Trying not to fart in the comp lab is going to take everything i've got.
So Delta doesn't take cash. I used my card to buy a drink and asked the attendant if she could leave it open.
THEY HAVE A VOMIT TROUGH.
What?
A TROUGH FOR VOMIT.
Besides, I'm not in my 30's. I'm still allowed to drink wine from a bag.
Restaurants Roasting People Who Gave Them Negative Yelp Reviews (25 Pics)
his mom and I have the same butterfly tramp stamp. don't ask how that came up
We raised our shot glasses and you screamed out "TO MY DAD FINALLY GOING TO REHAB!"

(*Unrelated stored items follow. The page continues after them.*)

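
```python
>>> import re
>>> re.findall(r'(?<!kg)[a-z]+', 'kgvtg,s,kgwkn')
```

['kgvtg', 's', 'kgwkn']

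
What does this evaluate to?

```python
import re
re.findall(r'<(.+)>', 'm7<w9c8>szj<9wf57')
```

['w9c8']

Scanning left to right: at [2:8] match '<w9c8>', group 1 = 'w9c8'.
With a single group, `findall` returns only what that group captured — 1 item.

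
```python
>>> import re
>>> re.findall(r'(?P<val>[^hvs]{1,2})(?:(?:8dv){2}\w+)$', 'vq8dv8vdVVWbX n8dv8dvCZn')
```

This matches 1 to 2 of any character except [hvs] (captured as 'val'); then the literal '8dv' repeated 2 times, then one or more of a word character (non-capturing group); then anchored at the end.
One capturing group, so `findall` returns just the captured substring from the one match — 1 in all.

[' n']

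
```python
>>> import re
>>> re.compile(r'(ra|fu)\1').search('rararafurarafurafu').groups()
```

('ra',)

The match spans [0:4] → 'rara'.
Captured: group 1 = 'ra'.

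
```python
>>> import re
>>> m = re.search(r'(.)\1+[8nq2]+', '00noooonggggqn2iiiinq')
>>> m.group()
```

A backreference is literal: `\1` must see the identical characters the first group matched.
`re.search` tries every starting position until one works.
The match spans [0:3] → '00n'.
Captured: group 1 = '0'.

'00n'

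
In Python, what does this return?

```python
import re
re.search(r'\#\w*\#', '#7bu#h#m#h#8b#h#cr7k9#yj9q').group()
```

'#7bu#'

`re.search` tries every starting position until one works.
The match spans [0:5] → '#7bu#'.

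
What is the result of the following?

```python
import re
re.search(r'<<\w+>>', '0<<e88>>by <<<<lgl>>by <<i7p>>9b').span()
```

(1, 8)

The match spans [1:8] → '<<e88>>'.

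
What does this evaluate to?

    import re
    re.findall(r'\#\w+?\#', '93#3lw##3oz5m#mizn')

Walking the string: at [2:7] → '#3lw#'; at [7:14] → '#3oz5m#'.
With no groups in the pattern, `findall` gives back each whole match — 2 here.

['#3lw#', '#3oz5m#']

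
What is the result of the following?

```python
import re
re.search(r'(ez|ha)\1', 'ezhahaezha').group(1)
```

`\1` has to match the exact text group 1 already captured.
`re.search` scans for the first position where the pattern succeeds.
The match spans [2:6] → 'haha'.
Captured: group 1 = 'ha'.

'ha'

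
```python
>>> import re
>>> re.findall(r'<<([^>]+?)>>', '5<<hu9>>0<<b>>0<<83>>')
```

['hu9', 'b', '83']

`findall` collects group 1 from each match (3 total).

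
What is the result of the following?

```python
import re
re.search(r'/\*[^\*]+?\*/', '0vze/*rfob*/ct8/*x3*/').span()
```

(4, 12)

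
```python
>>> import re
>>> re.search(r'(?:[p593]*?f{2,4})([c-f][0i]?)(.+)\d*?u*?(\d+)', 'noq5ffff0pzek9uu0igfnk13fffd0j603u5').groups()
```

The match spans [3:35] → '5ffff0pzek9uu0igfnk13fffd0j603u5'.
Captured: group 1 = 'f0', group 2 = 'pzek9uu0igfnk13fffd0j603u', group 3 = '5'.

('f0', 'pzek9uu0igfnk13fffd0j603u', '5')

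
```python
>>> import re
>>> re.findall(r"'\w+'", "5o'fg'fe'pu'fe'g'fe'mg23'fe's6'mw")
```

["'fg'", "'pu'", "'g'", "'mg23'", "'s6'"]

Scanning left to right: at [2:6] → "'fg'"; at [8:12] → "'pu'"; at [14:17] → "'g'"; at [19:25] → "'mg23'"; at [27:31] → "'s6'".
With no groups in the pattern, `findall` gives back each whole match — 5 here.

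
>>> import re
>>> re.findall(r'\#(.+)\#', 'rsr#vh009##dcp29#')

['vh009##dcp29']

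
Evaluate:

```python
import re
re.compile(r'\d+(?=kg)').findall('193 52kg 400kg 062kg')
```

Lookahead/lookbehind check context without consuming it, so the matched span excludes the asserted characters.
Walking the string: at [4:6] → '52'; at [9:12] → '400'; at [15:18] → '062'.
`findall` yields the raw match text (3 of them) because the pattern has no groups.

['52', '400', '062']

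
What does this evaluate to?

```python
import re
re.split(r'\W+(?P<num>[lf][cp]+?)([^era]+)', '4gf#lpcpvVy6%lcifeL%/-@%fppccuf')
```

Lazy quantifiers expand one character at a time until the remainder of the pattern can match.
The group in the pattern means `split` returns the separators' captures alongside the pieces.

['4gf', 'lp', 'cpvVy6%lcif', 'eL', 'fp', 'pccuf', '']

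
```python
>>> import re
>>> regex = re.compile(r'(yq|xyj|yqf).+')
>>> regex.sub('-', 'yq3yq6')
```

'-'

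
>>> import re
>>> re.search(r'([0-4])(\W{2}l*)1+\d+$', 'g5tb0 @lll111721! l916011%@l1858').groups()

The match spans [24:32] → '1%@l1858'.
Captured: group 1 = '1', group 2 = '%@l'.

('1', '%@l')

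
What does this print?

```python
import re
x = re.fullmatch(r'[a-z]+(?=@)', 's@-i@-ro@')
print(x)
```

The lookaround is zero-width — it requires the adjacent text to match without consuming it, so the asserted text isn't part of the match.
`fullmatch` succeeds only if the pattern covers the string from start to end.
Here the string isn't matched end-to-end, so the call returns None.

None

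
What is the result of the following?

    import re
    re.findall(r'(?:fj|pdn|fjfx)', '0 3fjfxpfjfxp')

['fj', 'fj']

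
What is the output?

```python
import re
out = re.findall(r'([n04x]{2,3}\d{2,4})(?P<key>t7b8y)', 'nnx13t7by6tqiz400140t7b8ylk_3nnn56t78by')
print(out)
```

[('400140', 't7b8y')]

2 groups means the one result is a tuple of 2 captured strings — 1 here.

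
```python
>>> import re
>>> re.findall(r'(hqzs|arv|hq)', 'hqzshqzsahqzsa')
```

['hqzs', 'hqzs', 'hqzs']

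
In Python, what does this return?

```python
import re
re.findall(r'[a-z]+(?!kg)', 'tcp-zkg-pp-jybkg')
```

['tcp', 'zkg', 'pp', 'jybkg']

The negative lookahead/lookbehind blocks any match where the forbidden context is present.
Walking the string: at [0:3] → 'tcp'; at [4:7] → 'zkg'; at [8:10] → 'pp'; at [11:16] → 'jybkg'.
No capturing groups, so `findall` returns the 4 full match strings.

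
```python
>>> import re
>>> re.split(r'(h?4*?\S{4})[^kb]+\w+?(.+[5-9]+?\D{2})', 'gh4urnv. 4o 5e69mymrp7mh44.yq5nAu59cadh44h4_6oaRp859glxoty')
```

['', 'gh4u', '59gl', 'xoty']

The pattern matches optionally the literal 'h', then zero or more of the literal '4' (lazy), then exactly 4 of a non-whitespace character (captured); then one or more of any character except [kb], then one or more of a word character (lazy); then one or more of any character, then one or more of a character in [5-9] (lazy), then exactly 2 of a non-digit (captured).
Matches to split on: at [0:54] → 'gh4urnv. 4o 5e69mymrp7mh44.yq5nAu59cadh44h4_6oaRp859gl'.
The group in the pattern means `split` returns the separators' captures alongside the pieces.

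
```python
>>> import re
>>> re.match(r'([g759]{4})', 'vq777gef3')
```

None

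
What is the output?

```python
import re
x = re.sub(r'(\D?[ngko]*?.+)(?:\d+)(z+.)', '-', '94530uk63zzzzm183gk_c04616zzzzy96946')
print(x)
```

The pattern matches optionally a non-digit, then zero or more of one of [ngko] (lazy), then one or more of any character (captured); then one or more of a digit (non-capturing group); then one or more of a literal 'z', then any character (captured).
Every occurrence is swapped for '-'.

-96946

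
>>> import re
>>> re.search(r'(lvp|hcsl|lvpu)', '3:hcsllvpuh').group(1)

'hcsl'

Unlike `match`, `search` isn't anchored — it looks for the pattern anywhere in the string.
The match spans [2:6] → 'hcsl'.
Captured: group 1 = 'hcsl'.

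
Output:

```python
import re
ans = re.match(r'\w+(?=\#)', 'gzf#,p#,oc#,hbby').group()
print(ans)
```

Lookahead/lookbehind check context without consuming it, so the matched span excludes the asserted characters.
`re.match` only tries the pattern at the start of the string.
The match spans [0:3] → 'gzf'.

gzf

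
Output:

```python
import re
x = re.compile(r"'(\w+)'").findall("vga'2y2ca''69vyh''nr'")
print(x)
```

['2y2ca', '69vyh', 'nr']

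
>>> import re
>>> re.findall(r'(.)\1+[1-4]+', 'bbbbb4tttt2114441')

['b', 't']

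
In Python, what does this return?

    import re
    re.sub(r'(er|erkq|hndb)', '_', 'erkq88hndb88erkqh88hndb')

'_kq88_88_kqh88_'

Alternation tries branches left to right and keeps the first one that lets the overall match succeed at that position.
`sub` substitutes '_' at each match site.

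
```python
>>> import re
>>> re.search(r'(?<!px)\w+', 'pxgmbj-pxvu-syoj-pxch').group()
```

'pxgmbj'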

I puked in the coffee maker. I wouldn't make coffee tomorrow morning if I were you
Ok so now that we've actually had sex do I get the last name or are u really witness protection status?
So the drug dealer I'm sleeping with just got drugs from the other drug dealer I'm sleeping with
Isn't life beautiful?
Woman Posts Harassing DMs From Creep Online, Now He’s Upset Because People Told His Mom
You called me your momma bear, and then demanded more vodka
I've been continuously high for the last 48 hours, and just broke my 4th vibrator. Coincidence? FIND ME A MAN I BEG OF YOU.
I've officially slept with/dated two guys that have gotten tased. What the fuck is wrong with me
I'm soaking her vibrators in tabasco and wasabi paste. "furious" is an understatement
You fell out of his top bunk onto his set of golf clubs. After seeing blood on your leg, you proceeded to sing "the first cut is the deepest" while sprawled on the golf clubs
Being an adult is fun. You can experience a break up, then go fuck someone else in the woods.